Dernier film en date : Once Upon A Train, récemment en sélection officielle au Festival International de Clermont-Ferrand en France. Je me suis donné beaucoup de peine et j’ai pris plaisir à réaliser ce film. D’abord beaucoup de peine parce que moi qui suis habitué à tourner des courts métrages avec des scripts, je me retrouvais à sortir avec ma caméra sans savoir ce que j’allais filmer réellement. Et c’était encore plus pénible quand j’étais dans la brousse ou dans la boue, au soleil ou sous la pluie, à filmer les ruines et à retracer la route des chemins de fer.
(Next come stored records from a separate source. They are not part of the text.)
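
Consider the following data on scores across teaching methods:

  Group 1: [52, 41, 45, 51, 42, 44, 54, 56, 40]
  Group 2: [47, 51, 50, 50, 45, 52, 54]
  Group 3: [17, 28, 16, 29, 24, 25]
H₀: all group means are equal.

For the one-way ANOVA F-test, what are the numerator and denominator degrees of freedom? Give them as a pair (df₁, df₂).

degrees of freedom = [2, 19]

k = 3 groups, N = 22 total
df = (k−1, N−k) = (3−1, 22−3) = (2, 19)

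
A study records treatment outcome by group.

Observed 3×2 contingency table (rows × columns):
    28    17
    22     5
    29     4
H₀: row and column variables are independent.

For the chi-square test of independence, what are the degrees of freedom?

degrees of freedom = 2

df = (r−1)(c−1) = (3−1)·(2−1) = 2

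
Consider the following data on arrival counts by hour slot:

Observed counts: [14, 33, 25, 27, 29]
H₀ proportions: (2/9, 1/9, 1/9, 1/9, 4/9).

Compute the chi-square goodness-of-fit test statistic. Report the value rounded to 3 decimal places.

test statistic = 65.447

n = 128; E_i = n·p_i = [28.44, 14.22, 14.22, 14.22, 56.89]
χ² = (14−28.44)²/28.44 + (33−14.22)²/14.22 + (25−14.22)²/14.22 + (27−14.22)²/14.22 + (29−56.89)²/56.89 = 65.4473
df = 4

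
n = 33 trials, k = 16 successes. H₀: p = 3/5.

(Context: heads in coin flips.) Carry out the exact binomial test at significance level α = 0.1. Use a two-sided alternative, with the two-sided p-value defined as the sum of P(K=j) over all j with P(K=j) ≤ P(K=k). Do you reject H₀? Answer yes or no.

Exact binomial: n=33, k=16, p₀=3/5=0.6000
P(X=j) = C(n,j)·p₀^j·(1−p₀)^(n−j); p = Σ P(X=j) over j with P(X=j) ≤ P(X=16)
p-value (two-sided) = 0.21342
At α=0.1: p ≥ α → fail to reject H₀

reject H₀: no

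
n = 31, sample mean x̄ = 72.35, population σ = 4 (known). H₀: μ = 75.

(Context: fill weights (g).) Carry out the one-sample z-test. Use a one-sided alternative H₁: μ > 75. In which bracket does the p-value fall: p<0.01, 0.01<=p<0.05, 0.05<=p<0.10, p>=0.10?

p-value bracket: p>=0.10

SE = σ/√n = 4/√31 = 0.7184
z = (x̄−μ₀)/SE = (72.35−75)/0.7184 = -3.6886
p-value (one-sided, H₁ greater) = 0.99989
→ bracket: p>=0.10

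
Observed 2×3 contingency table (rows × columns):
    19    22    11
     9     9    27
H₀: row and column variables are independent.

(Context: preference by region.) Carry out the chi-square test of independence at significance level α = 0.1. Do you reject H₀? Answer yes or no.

reject H₀: yes

Row totals [52, 45], col totals [28, 31, 38], n=97
χ² = (19−15.01)²/15.01 + (22−16.62)²/16.62 + (11−20.37)²/20.37 + (9−12.99)²/12.99 + (9−14.38)²/14.38 + (27−17.63)²/17.63 = 15.3346
df = 2
p-value (upper-tail) = 0.00047
At α=0.1: p < α → reject H₀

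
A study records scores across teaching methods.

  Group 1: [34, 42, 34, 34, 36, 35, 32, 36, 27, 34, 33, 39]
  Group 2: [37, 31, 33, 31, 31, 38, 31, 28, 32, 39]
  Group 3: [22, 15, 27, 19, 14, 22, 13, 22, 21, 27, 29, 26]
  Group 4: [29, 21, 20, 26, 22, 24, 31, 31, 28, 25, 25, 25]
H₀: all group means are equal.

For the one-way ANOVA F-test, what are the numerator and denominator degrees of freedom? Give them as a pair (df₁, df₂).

degrees of freedom = [3, 42]

k = 4 groups, N = 46 total
df = (k−1, N−k) = (4−1, 46−4) = (3, 42)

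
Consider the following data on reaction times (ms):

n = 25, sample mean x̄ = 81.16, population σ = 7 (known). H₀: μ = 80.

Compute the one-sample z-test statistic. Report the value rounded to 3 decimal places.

SE = σ/√n = 7/√25 = 1.4000
z = (x̄−μ₀)/SE = (81.16−80)/1.4000 = 0.8286

test statistic = 0.829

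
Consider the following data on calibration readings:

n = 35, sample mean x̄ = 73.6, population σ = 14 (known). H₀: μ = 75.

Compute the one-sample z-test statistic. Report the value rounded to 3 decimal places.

test statistic = -0.592

SE = σ/√n = 14/√35 = 2.3664
z = (x̄−μ₀)/SE = (73.6−75)/2.3664 = -0.5916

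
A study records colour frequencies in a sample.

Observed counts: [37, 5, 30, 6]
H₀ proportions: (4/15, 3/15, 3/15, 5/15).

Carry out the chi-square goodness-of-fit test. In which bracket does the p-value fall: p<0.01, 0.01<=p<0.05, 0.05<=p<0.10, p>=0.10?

p-value bracket: p<0.01

n = 78; E_i = n·p_i = [20.80, 15.60, 15.60, 26.00]
χ² = (37−20.80)²/20.80 + (5−15.60)²/15.60 + (30−15.60)²/15.60 + (6−26.00)²/26.00 = 48.4968
df = 3
p-value (upper-tail) = 0.00000
→ bracket: p<0.01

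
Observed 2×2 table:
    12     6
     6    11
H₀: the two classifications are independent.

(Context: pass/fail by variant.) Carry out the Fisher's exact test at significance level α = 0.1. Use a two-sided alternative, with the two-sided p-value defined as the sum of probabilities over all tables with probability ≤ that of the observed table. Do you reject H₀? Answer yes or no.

reject H₀: yes

Margins: r₁=18, r₂=17, c₁=18, c₂=17, n=35
p_obs = C(18,12)·C(17,6)/C(35,18); sum pmf over tables with pmf ≤ p_obs
p-value (two-sided) = 0.09434
At α=0.1: p < α → reject H₀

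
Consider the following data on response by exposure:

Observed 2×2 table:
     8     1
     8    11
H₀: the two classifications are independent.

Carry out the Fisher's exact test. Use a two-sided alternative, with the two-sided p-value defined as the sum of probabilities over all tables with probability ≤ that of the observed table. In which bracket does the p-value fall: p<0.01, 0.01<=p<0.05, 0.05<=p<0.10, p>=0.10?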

A ce moment précis on ne peut que réaliser que le cinéma n’est pas une affaire de paillettes et de tapis rouge, c’est oser et aller vers l’inconnu, c’est se faire piquer par des insectes ou se fouler la cheville, se faire attaquer par des chiens tout en protégeant son matériel. Un peu comme à la guerre... et voilà que je retrouvais finalement la sensation d’être un commando avec ma caméra, rampant, grimpant, sautant dans la boue à l’attaque des images. En effet, réaliser des films, c’est comme partir au combat... et souvent on ne sait pas si l’on en sortira vivant. Cependant, j’ai particulièrement aimé le tournage de ce film car l’idée de le construire au fur et à mesure que je récupérais des images me fascinait. Les idées me venaient facilement et tout prenait place presque sans encombre pendant le tournage. En ces moments-là je me dis que Dieu existe, forcément, car tout finit par s’ajuster et devenir cohérent et précis à chaque tournage. On me le dit très souvent que l’énergie que je mets dans un tournage plaît certainement à Dieu et c’est pour cela qu’Il me vient en aide. Le réel plaisir a été de trouver l’idée de faire évoluer en parfaite symbiose et originalité la partie documentaire et celle de la fiction. Sans basculer nonchalamment dans des reconstitutions des faits, mais en cherchant dans mon imaginaire comment l’existence du train se vivait à l’époque de nos “gran dimounn”.